Él observó la pantalla y su rostro cambió por completo.

No contestó.

El teléfono volvió a sonar.

Helena alcanzó a ver el nombre que aparecía en la pantalla.

Era el nombre de una persona que conocía desde hacía muchos años.

Una persona que, según su familia, jamás había tenido relación con aquella historia.

Helena tomó una decisión.

Ya no iba a confiar en las versiones que le habían contado.

Necesitaba encontrar la casa de la fotografía.

El mensaje escondido

Antes de salir, Helena revisó nuevamente la nota.

Pensaba que ya había leído todo.

Sin embargo, al acercar el papel a la luz, descubrió unas palabras casi invisibles en la parte inferior.

Eran apenas unas líneas.

Decían que si alguna vez Helena encontraba a la niña, debía llevarla al lugar donde todo había comenzado.

Pero la dirección había sido parcialmente cubierta.

Solo quedaban visibles tres números.

Helena los reconoció.

Eran los números de la antigua casa familiar.

La niña tomó su mano.

Helena comprendió que ya no podía regresar a su vida normal.

La casa que guardaba la verdad

Mientras Helena se preparaba para marcharse, el hombre misterioso recibió otro mensaje.

Esta vez no pudo ocultar su preocupación.

Alguien sabía que Helena tenía la fotografía.

También sabía que la niña estaba con ella.

El mensaje solo contenía una advertencia.

Si Helena llegaba primero a la antigua casa, encontraría algo que había permanecido escondido durante años.

Pero también descubriría quién había separado a las dos hermanas.
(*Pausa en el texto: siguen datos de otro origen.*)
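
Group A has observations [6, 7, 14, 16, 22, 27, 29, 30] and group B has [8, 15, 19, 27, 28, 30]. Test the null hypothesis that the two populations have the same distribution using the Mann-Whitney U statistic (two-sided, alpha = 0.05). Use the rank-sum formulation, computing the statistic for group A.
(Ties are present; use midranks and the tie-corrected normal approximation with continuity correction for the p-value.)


Step 1: Combine and sort all 14 observations; assign midranks.
sorted (value, group): (6,X), (7,X), (8,Y), (14,X), (15,Y), (16,X), (19,Y), (22,X), (27,X), (27,Y), (28,Y), (29,X), (30,X), (30,Y)
ranks: 6->1, 7->2, 8->3, 14->4, 15->5, 16->6, 19->7, 22->8, 27->9.5, 27->9.5, 28->11, 29->12, 30->13.5, 30->13.5
Step 2: Rank sum for X: R1 = 1 + 2 + 4 + 6 + 8 + 9.5 + 12 + 13.5 = 56.
Step 3: U_X = R1 - n1(n1+1)/2 = 56 - 8*9/2 = 56 - 36 = 20.
       U_Y = n1*n2 - U_X = 48 - 20 = 28.
Step 4: Ties are present, so use the tie-corrected normal approximation (with continuity correction) for the p-value.
Step 5: p-value = 0.650661; compare to alpha = 0.05. fail to reject H0.

U_X = 20, p = 0.650661, fail to reject H0 at alpha = 0.05.


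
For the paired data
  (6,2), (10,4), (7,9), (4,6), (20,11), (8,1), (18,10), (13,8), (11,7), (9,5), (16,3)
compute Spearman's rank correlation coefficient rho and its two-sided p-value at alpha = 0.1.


Step 1: Rank x and y separately (midranks; no ties here).
rank(x): 6->2, 10->6, 7->3, 4->1, 20->11, 8->4, 18->10, 13->8, 11->7, 9->5, 16->9
rank(y): 2->2, 4->4, 9->9, 6->6, 11->11, 1->1, 10->10, 8->8, 7->7, 5->5, 3->3
Step 2: d_i = R_x(i) - R_y(i); compute d_i^2.
  (2-2)^2=0, (6-4)^2=4, (3-9)^2=36, (1-6)^2=25, (11-11)^2=0, (4-1)^2=9, (10-10)^2=0, (8-8)^2=0, (7-7)^2=0, (5-5)^2=0, (9-3)^2=36
sum(d^2) = 110.
Step 3: rho = 1 - 6*110 / (11*(11^2 - 1)) = 1 - 660/1320 = 0.500000.
Step 4: Under H0, t = rho * sqrt((n-2)/(1-rho^2)) = 1.7321 ~ t(9).
Step 5: Two-sided p-value from the t-distribution with 9 df = 0.117307.
Step 6: alpha = 0.1. fail to reject H0.

rho = 0.5000, p = 0.117307, fail to reject H0 at alpha = 0.1.


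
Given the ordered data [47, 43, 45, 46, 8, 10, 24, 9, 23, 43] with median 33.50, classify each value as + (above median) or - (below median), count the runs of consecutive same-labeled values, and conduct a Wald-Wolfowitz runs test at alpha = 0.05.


Step 1: Compute median = 33.50; label A = above, B = below.
Labels in order: AAAABBBBBA  (n_A = 5, n_B = 5)
Step 2: Count runs R = 3.
Step 3: Under H0 (random ordering), E[R] = 2*n_A*n_B/(n_A+n_B) + 1 = 2*5*5/10 + 1 = 6.0000.
        Var[R] = 2*n_A*n_B*(2*n_A*n_B - n_A - n_B) / ((n_A+n_B)^2 * (n_A+n_B-1)) = 2000/900 = 2.2222.
        SD[R] = 1.4907.
Step 4: Continuity-corrected z = (R + 0.5 - E[R]) / SD[R] = (3 + 0.5 - 6.0000) / 1.4907 = -1.6771.
Step 5: Two-sided p-value via normal approximation = 2*(1 - Phi(|z|)) = 0.093533.
Step 6: alpha = 0.05. fail to reject H0.

R = 3, z = -1.6771, p = 0.093533, fail to reject H0.


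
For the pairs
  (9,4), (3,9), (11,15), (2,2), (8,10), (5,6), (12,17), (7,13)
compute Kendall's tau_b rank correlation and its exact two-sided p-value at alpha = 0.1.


Step 1: Enumerate the 28 unordered pairs (i,j) with i<j and classify each by sign(x_j-x_i) * sign(y_j-y_i).
  (1,2):dx=-6,dy=+5->D; (1,3):dx=+2,dy=+11->C; (1,4):dx=-7,dy=-2->C; (1,5):dx=-1,dy=+6->D
  (1,6):dx=-4,dy=+2->D; (1,7):dx=+3,dy=+13->C; (1,8):dx=-2,dy=+9->D; (2,3):dx=+8,dy=+6->C
  (2,4):dx=-1,dy=-7->C; (2,5):dx=+5,dy=+1->C; (2,6):dx=+2,dy=-3->D; (2,7):dx=+9,dy=+8->C
  (2,8):dx=+4,dy=+4->C; (3,4):dx=-9,dy=-13->C; (3,5):dx=-3,dy=-5->C; (3,6):dx=-6,dy=-9->C
  (3,7):dx=+1,dy=+2->C; (3,8):dx=-4,dy=-2->C; (4,5):dx=+6,dy=+8->C; (4,6):dx=+3,dy=+4->C
  (4,7):dx=+10,dy=+15->C; (4,8):dx=+5,dy=+11->C; (5,6):dx=-3,dy=-4->C; (5,7):dx=+4,dy=+7->C
  (5,8):dx=-1,dy=+3->D; (6,7):dx=+7,dy=+11->C; (6,8):dx=+2,dy=+7->C; (7,8):dx=-5,dy=-4->C
Step 2: C = 22, D = 6, total pairs = 28.
Step 3: tau = (C - D)/(n(n-1)/2) = (22 - 6)/28 = 0.571429.
Step 4: Exact two-sided p-value (enumerate n! = 40320 permutations of y under H0): p = 0.061012.
Step 5: alpha = 0.1. reject H0.

tau_b = 0.5714 (C=22, D=6), p = 0.061012, reject H0.


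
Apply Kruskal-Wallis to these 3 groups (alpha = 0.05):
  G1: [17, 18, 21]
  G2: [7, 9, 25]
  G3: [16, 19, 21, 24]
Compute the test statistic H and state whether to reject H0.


Step 1: Combine all N = 10 observations and assign midranks.
sorted (value, group, rank): (7,G2,1), (9,G2,2), (16,G3,3), (17,G1,4), (18,G1,5), (19,G3,6), (21,G1,7.5), (21,G3,7.5), (24,G3,9), (25,G2,10)
Step 2: Sum ranks within each group.
R_1 = 16.5 (n_1 = 3)
R_2 = 13 (n_2 = 3)
R_3 = 25.5 (n_3 = 4)
Step 3: H = 12/(N(N+1)) * sum(R_i^2/n_i) - 3(N+1)
     = 12/(10*11) * (16.5^2/3 + 13^2/3 + 25.5^2/4) - 3*11
     = 0.109091 * 309.646 - 33
     = 0.779545.
Step 4: Ties present; correction factor C = 1 - 6/(10^3 - 10) = 0.993939. Corrected H = 0.779545 / 0.993939 = 0.784299.
Step 5: Under H0, H ~ chi^2(2); p-value = 0.675603.
Step 6: alpha = 0.05. fail to reject H0.

H = 0.7843, df = 2, p = 0.675603, fail to reject H0.


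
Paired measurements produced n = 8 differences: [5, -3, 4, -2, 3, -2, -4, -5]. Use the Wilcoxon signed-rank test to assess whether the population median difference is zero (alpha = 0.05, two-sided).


Step 1: Drop any zero differences (none here) and take |d_i|.
|d| = [5, 3, 4, 2, 3, 2, 4, 5]
Step 2: Midrank |d_i| (ties get averaged ranks).
ranks: |5|->7.5, |3|->3.5, |4|->5.5, |2|->1.5, |3|->3.5, |2|->1.5, |4|->5.5, |5|->7.5
Step 3: Attach original signs; sum ranks with positive sign and with negative sign.
W+ = 7.5 + 5.5 + 3.5 = 16.5
W- = 3.5 + 1.5 + 1.5 + 5.5 + 7.5 = 19.5
(Check: W+ + W- = 36 should equal n(n+1)/2 = 36.)
Step 4: Test statistic W = min(W+, W-) = 16.5.
Step 5: Ties in |d|, so use the tie-corrected normal approximation.
        E[W] = n(n+1)/4 = 8*9/4 = 18.
        Tie groups: |d|=2 (t=2), |d|=3 (t=2), |d|=4 (t=2), |d|=5 (t=2); sum(t^3 - t) = 24.
        Var[W] = n(n+1)(2n+1)/24 - sum(t^3-t)/48 = 1224/24 - 24/48 = 50.5.
        z = (W - E[W]) / sqrt(Var[W]) = (16.5 - 18) / 7.1063 = -0.2111.
        Two-sided p = 2*Phi(z) = 0.832825.
Step 6: alpha = 0.05. fail to reject H0.

W+ = 16.5, W- = 19.5, W = min = 16.5, p = 0.832825, fail to reject H0.


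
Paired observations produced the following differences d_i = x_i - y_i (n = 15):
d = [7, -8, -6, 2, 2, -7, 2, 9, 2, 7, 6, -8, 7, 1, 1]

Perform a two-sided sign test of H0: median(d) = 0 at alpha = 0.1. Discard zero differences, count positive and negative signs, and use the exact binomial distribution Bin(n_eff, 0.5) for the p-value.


Step 1: Discard zero differences. Original n = 15; n_eff = number of nonzero differences = 15.
Nonzero differences (with sign): +7, -8, -6, +2, +2, -7, +2, +9, +2, +7, +6, -8, +7, +1, +1
Step 2: Count signs: positive = 11, negative = 4.
Step 3: Under H0: P(positive) = 0.5, so the number of positives S ~ Bin(15, 0.5).
Step 4: Two-sided exact p-value = sum of Bin(15,0.5) probabilities at or below the observed probability = 0.118469.
Step 5: alpha = 0.1. fail to reject H0.

n_eff = 15, pos = 11, neg = 4, p = 0.118469, fail to reject H0.


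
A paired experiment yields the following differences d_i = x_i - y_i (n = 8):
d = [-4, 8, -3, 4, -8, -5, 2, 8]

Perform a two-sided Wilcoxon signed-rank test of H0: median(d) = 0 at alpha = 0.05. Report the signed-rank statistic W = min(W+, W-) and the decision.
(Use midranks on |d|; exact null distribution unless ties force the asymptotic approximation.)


Step 1: Drop any zero differences (none here) and take |d_i|.
|d| = [4, 8, 3, 4, 8, 5, 2, 8]
Step 2: Midrank |d_i| (ties get averaged ranks).
ranks: |4|->3.5, |8|->7, |3|->2, |4|->3.5, |8|->7, |5|->5, |2|->1, |8|->7
Step 3: Attach original signs; sum ranks with positive sign and with negative sign.
W+ = 7 + 3.5 + 1 + 7 = 18.5
W- = 3.5 + 2 + 7 + 5 = 17.5
(Check: W+ + W- = 36 should equal n(n+1)/2 = 36.)
Step 4: Test statistic W = min(W+, W-) = 17.5.
Step 5: Ties in |d|, so use the tie-corrected normal approximation.
        E[W] = n(n+1)/4 = 8*9/4 = 18.
        Tie groups: |d|=4 (t=2), |d|=8 (t=3); sum(t^3 - t) = 30.
        Var[W] = n(n+1)(2n+1)/24 - sum(t^3-t)/48 = 1224/24 - 30/48 = 50.375.
        z = (W - E[W]) / sqrt(Var[W]) = (17.5 - 18) / 7.0975 = -0.0704.
        Two-sided p = 2*Phi(z) = 0.943838.
Step 6: alpha = 0.05. fail to reject H0.

W+ = 18.5, W- = 17.5, W = min = 17.5, p = 0.943838, fail to reject H0.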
¿Quién es realmente la mujer de la fotografía y por qué fue separada de Helena? ¿Qué secreto guarda la antigua casa familiar?

Reflexión

Hay verdades que pueden permanecer ocultas durante muchos años, pero eso no significa que desaparezcan.

A veces, una fotografía, una carta o un pequeño objeto puede convertirse en la pieza que falta para reconstruir una historia.

Helena todavía no conocía toda la verdad.

Pero había dejado de tener miedo a buscarla.

Y cuando una persona decide enfrentar su pasado, ya no es fácil volver a esconderlo.

Historia completamente ficticia creada con fines de entretenimiento. Los personajes, acontecimientos y situaciones narradas son producto de la imaginación.